Tomorrow is World Fair Trade Day, and this year's theme is “Fair Trade + Ecology”. It was first celebrated in 2005, and has taken place each year since, on the second Saturday in May.
Here's the wiki definition of fair trade:
“Fair trade is an organized social movement and market-based approach to alleviating global poverty and promoting sustainability. The movement advocates the payment of a fair price as well as consciousness of social and environmental standards in areas related to the production of a wide variety of goods. It focuses in particular on exports from developing countries to developed countries, most notably handicrafts, coffee, cocoa, sugar, tea, bananas, honey, cotton, wine, fresh fruit, and flowers.”
You can read more about it on IFAT's website, the organization that is an umbrella network for hundreds of fair trade organizations from all around the world.
So, what's so green about fair trade? There are several reasons that fair trade products can be greener than others, but here is the main one: Many fair trade products or materials are manufactured by local communities in developing countries, where resources and infrastructure are scarce, and continuous subsistence and livelihood are dependent on the sustained existence of these resources. Since the community in a fair trade setting is much more empowered than in an exploitative setting, it can often take positive action to make sure that its production practices do not irrevocably harm its surroundings.

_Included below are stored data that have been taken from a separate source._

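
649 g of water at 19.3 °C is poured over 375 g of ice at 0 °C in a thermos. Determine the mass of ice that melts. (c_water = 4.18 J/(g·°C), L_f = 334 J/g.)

m_melted ≈ 157 g

Cooling the water to 0 °C releases 649·4.18·19.3 = 52357 J.
To melt every bit of ice: 375·334 = 125250 J.
52357 J < 125250 J, so only part of the ice melts and the system sits at 0 °C.
m_melted·334 = 52357  ⇒  m_melted ≈ 156.8 g.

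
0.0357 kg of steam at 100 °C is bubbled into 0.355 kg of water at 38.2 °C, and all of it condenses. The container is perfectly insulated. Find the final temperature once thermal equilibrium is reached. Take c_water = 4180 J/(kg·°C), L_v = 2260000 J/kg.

T_f ≈ 93.3 °C

Net heat exchanged in the isolated system is zero:
latent heat released on condensation: 0.0357×2260000 = 80682
  condensed water 100 °C→T: 149.23(T − 100)
  water warms: 0.355×4180×(T − 38.2) = 1483.9(T − 38.2)
1633.1 T = 80682 + 14923 + 56685 = 152290
T ≈ 93.25 °C (< 100 °C, so full condensation is consistent).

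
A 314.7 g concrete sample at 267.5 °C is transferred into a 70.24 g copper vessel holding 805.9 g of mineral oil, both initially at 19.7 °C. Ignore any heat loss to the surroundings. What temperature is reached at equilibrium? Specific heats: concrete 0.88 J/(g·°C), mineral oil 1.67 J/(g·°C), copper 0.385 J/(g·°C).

T_f ≈ 61.3 °C

T_f is the heat-capacity-weighted average of the initial temperatures:
T_f = (276.94·267.5 + 1345.9·19.7 + 27.04·19.7) / (276.94 + 1345.9 + 27.04)
    = 101126 / 1649.8 ≈ 61.30 °C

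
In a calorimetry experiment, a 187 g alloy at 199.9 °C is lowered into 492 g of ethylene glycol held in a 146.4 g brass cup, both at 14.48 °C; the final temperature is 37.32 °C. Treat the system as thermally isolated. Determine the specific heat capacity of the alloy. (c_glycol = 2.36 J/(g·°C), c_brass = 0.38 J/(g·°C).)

Energy conservation, ΣQ = 0:
187·c·(37.32 − 199.9) + 492·2.36·(37.32 − 14.48) + 146.4·0.38·(37.32 − 14.48) = 0
-30402 c = -27791
c = -27791/-30402 ≈ 0.9141 J/(g·°C)

c ≈ 0.914 J/(g·°C)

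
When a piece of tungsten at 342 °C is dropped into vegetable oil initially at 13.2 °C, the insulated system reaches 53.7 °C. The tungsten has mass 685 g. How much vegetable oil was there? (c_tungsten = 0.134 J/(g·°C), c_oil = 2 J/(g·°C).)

m ≈ 327 g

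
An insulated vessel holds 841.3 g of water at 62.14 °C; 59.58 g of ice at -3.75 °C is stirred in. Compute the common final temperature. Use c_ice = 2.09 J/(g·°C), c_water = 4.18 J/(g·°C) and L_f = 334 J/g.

T_f ≈ 52.6 °C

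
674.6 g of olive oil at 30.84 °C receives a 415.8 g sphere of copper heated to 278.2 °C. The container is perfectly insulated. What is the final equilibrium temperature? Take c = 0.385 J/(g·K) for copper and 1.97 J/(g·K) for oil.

Energy conservation, ΣQ = 0:
415.8*0.385*(T − 278.2) + 674.6*1.97*(T − 30.84) = 0
160.08(T − 278.2) + 1329(T − 30.84) = 0
1489 T = 85520
T ≈ 57.43 °C

T_f ≈ 57.4 °C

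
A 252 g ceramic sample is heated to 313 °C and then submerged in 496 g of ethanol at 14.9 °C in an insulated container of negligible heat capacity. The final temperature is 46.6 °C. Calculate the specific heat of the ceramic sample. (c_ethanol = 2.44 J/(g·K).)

Energy conservation, ΣQ = 0:
252·c·(46.6 − 313) + 496·2.44·(46.6 − 14.9) = 0
-67133 c = -38365
c = -38365/-67133 ≈ 0.5715 J/(g·K)

c ≈ 0.571 J/(g·K)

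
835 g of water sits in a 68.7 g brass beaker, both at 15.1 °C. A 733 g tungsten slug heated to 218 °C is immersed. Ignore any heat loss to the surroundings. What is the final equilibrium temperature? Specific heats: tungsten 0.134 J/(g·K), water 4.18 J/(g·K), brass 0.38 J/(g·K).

Setting the total heat transfer to zero:
733×0.134×(T − 218) + 835×4.18×(T − 15.1) + 68.7×0.38×(T − 15.1) = 0
3614.6 T = 74510
T = 74510/3614.6 ≈ 20.61 °C

T_f ≈ 20.6 °C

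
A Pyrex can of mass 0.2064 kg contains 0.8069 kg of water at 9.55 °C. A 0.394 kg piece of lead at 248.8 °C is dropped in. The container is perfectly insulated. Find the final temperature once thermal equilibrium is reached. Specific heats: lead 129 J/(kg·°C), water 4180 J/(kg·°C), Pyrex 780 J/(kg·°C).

T_f ≈ 12.9 °C

Conservation of energy gives ΣQ = 0:
0.394*129*(T − 248.8) + 0.8069*4180*(T − 9.55) + 0.2064*780*(T − 9.55) = 0
50.83(T − 248.8) + 3372.8(T − 9.55) + 160.99(T − 9.55) = 0
(50.83 + 3372.8 + 160.99) T = 50.83*248.8 + 3372.8*9.55 + 160.99*9.55
T = 46394 / 3584.7 = 12.9 °C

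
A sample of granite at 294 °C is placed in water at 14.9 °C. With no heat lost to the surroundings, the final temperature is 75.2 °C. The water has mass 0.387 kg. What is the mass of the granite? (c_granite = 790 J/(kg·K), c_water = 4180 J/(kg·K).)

m ≈ 0.564 kg

Setting the total heat transfer to zero:
m×790×(75.2 − 294) + 0.387×4180×(75.2 − 14.9) = 0
-172852 m = -97545
m = -97545/-172852 ≈ 0.5643 kg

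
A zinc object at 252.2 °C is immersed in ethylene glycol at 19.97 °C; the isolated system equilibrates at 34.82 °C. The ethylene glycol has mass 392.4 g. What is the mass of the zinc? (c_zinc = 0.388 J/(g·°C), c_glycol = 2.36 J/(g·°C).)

m ≈ 163 g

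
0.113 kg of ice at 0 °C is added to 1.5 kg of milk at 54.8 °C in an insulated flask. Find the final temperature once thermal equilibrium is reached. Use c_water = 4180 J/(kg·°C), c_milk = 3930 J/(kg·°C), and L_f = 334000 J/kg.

T_f ≈ 44.8 °C

Let T be the final temperature. ΣQ_i = 0:
melt ice: 0.113×334000 = 37742
  meltwater 0→T: 0.113×4180×T = 472.34 T
  milk: 5895(T − 54.8)
6367.3 T = 323046 − 37742 = 285304
T ≈ 44.81 °C — above 0 °C, consistent with complete melting.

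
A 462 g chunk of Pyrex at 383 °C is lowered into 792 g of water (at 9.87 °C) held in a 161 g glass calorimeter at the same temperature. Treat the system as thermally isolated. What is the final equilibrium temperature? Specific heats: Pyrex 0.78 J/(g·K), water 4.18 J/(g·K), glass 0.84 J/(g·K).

T_f ≈ 45.2 °C

Setting the total heat transfer to zero:
462×0.78×(T − 383) + 792×4.18×(T − 9.87) + 161×0.84×(T − 9.87) = 0
360.36(T − 383) + 3310.6(T − 9.87) + 135.24(T − 9.87) = 0
3806.2 T = 172028
T ≈ 45.20 °C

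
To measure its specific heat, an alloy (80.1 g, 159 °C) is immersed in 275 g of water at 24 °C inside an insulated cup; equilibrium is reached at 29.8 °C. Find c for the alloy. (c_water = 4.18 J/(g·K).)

c ≈ 0.644 J/(g·K)

Heat lost by the alloy = heat gained by the water:
80.1×c×(159 − 29.8) = 275×4.18×(29.8 − 24)
10349 c = 6667.1  ⇒  c ≈ 0.6442 J/(g·K)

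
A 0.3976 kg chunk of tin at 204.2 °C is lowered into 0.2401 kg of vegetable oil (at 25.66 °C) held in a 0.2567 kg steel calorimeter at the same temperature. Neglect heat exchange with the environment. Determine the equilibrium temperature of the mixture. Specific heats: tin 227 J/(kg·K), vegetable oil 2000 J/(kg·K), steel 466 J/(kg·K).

T_f ≈ 49.0 °C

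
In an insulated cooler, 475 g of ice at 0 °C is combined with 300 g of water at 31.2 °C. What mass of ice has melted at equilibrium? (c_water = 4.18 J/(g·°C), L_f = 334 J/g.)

m_melted ≈ 117 g

Heat available from the water dropping to 0 °C: 300·4.18·31.2 = 39125 J.
To melt every bit of ice: 475·334 = 158650 J.
Since 39125 < 158650 J, not all the ice melts; equilibrium is at 0 °C.
m_melted·334 = 39125  ⇒  m_melted ≈ 117.1 g.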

For example, we can take fair trade rubber tapping in the Brazilian Amazon, conducted by local community co-ops that also stand against deforestation. Veja, is a French company that sources the rubber used to make it's line of fair-trade sneakers from such co-operatives. If the rain forest is destroyed, as is often the case with renegade logging operations, these tappers lose their livelihood and way of life. Fair Trade enables them to compete with rubber coming from big rubber tree plantations, and helps them keep the forests alive and flourishing.

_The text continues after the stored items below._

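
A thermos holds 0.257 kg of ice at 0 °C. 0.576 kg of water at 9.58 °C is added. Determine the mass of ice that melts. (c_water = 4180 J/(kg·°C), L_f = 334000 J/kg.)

m_melted ≈ 0.0691 kg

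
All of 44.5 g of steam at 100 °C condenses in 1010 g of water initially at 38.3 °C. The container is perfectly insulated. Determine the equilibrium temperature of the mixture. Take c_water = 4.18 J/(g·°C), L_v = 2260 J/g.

Net heat exchanged in the isolated system is zero:
steam→water at 100 °C releases m L_v = 44.5×2260 = 100570
  condensate cools 100→T: 44.5×4.18×(T − 100) = 186.01(T − 100)
  water warms: 1010×4.18×(T − 38.3) = 4221.8(T − 38.3)
4407.8 T = 100570 + 18601 + 161695 = 280866
T ≈ 63.72 °C — below 100 °C, confirming all the steam condensed.

T_f ≈ 63.7 °C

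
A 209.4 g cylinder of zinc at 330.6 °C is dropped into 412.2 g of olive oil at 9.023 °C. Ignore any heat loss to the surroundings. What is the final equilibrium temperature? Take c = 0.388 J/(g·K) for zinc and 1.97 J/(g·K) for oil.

Net heat exchanged in the isolated system is zero:
209.4·0.388·(T − 330.6) + 412.2·1.97·(T − 9.023) = 0
81.25(T − 330.6) + 812.03(T − 9.023) = 0
(81.25 + 812.03) T = 81.25·330.6 + 812.03·9.023
T = 34187/893.28 ≈ 38.27 °C

T_f ≈ 38.3 °C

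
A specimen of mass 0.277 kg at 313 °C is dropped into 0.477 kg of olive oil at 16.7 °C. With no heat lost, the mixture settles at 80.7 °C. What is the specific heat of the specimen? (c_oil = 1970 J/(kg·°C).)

c ≈ 935 J/(kg·°C)

m_s c (T_s − T_f) = m_oil c_oil (T_f − T_0):
0.277·c·(313 − 80.7) = 0.477·1970·(80.7 − 16.7)
64.35 c = 60140  ⇒  c ≈ 934.6 J/(kg·°C)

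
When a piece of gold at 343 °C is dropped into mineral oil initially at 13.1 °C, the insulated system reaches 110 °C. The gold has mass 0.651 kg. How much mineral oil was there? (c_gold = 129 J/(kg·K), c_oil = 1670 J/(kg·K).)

m ≈ 0.121 kg

|Q_gold| = |Q_oil|:
0.651·129·(343 − 110) = m·1670·(110 − 13.1)
161823 m = 19567  ⇒  m ≈ 0.1209 kg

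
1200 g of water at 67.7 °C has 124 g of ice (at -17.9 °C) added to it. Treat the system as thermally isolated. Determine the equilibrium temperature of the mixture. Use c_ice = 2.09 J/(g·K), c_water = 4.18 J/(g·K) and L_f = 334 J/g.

Heat gained plus heat lost sum to zero:
warm ice to 0 °C: 124×2.09×(0 − (-17.9)) = 4639; latent heat to melt: 124×334 = 41416; meltwater 0→T: 124×4.18×T = 518.32 T; water: 5016(T − 67.7)
5534.3 T = 339583 − 46055 = 293528
T ≈ 53.04 °C. Since T > 0 °C, the all-ice-melts assumption holds.

T_f ≈ 53.0 °C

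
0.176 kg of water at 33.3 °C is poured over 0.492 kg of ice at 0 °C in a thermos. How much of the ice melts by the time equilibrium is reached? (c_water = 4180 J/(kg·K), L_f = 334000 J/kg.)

m_melted ≈ 0.0733 kg

Cooling the water to 0 °C releases 0.176×4180×33.3 = 24498 J.
To melt every bit of ice: 0.492×334000 = 164328 J.
That's not enough to melt it all — equilibrium is at 0 °C with ice remaining.
Mass melted = 24498/334000 ≈ 0.07335 kg.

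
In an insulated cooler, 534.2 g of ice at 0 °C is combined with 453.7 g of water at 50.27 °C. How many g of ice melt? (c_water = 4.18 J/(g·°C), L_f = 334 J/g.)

m_melted ≈ 285 g

Cooling the water to 0 °C releases 453.7×4.18×50.27 = 95335 J.
Melting all 534.2 g of ice would need 534.2×334 = 178423 J.
That's not enough to melt it all — equilibrium is at 0 °C with ice remaining.
m_melt = 95335 / L_f = 285.4 g.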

But the thing I like best about the way Fair Trade and Environmentalism interact is that these are simply complimentary. They help one another but do not necessitate one another. Paying a fair living wage, and refraining from cutting down the rain forest are simply good things to do on their own, without any external or material incentives.
Yep, I'll celebrate that!
Eylon @ Eco-Libris
1 comment:
Keep up the good work! It is VITAL that people understand that fair trade is the right thing to do for people and the environment.